I couldn't agree more Bruce and Michael:
WHERE WAS James Dobson when 60 of President Bill Clinton's judicial nominees were on hold in the 1990s? Did they, too, deserve an up or down vote? Or is that a privilege reserved solely for Republican nominees?

Dobson is wrong in many ways. He claims that the nominees aren't extreme. Attorney General Alberto Gonzales accused Priscilla Owen of trying to implement "an unconscionable act of judicial activism" when they were both justices on the Texas Supreme Court. Her work on the bench was deemed poor by 47 percent of the Houston Bar Association.

Judge Janice Rogers Brown of California has referred to a Supreme Court ruling in favor of minimum wage laws as ''the triumph of our own socialist revolution." When nominated to the California Supreme Court, Brown was rated unqualified by three-fourths of the California State Bar's Commission on Judicial Nominees.

Dobson claims that ''never in the history of the Senate has a federal judge nominee with obvious majority support in the Senate been held hostage to a filibuster." What of Judge Richard A. Paez, whom Bill Frist, Senate majority leader, voted to filibuster?

Dobson is right about one thing. The Republicans' nuclear option isn't really about Senate rules, traditions, or the reputations of the nominees. It's all about the Republicans getting and keeping power.

Chestnut Hill

I APPRECIATED seeing James C. Dobson's May 11 op-ed article opposite your editorial, ''A plot against the Senate." This highlighted both the Republicans' hypocrisy on the issue and their willingness to tell untruths while not strictly lying.

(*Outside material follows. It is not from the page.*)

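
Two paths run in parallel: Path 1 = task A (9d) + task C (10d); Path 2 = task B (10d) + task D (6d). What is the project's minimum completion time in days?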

President Bush has gotten a higher percentage of judges approved than any president in recent history -- and in a timely fashion. Word-parsing Republicans like Dobson claim that court nominees have never been held up in committee by the filibuster. They ignore the scores of Clinton nominees, mostly non-controversial moderates, whom the Republicans denied up-or-down votes by preventing them from even coming up in committee. Where was Dobson's indignation then?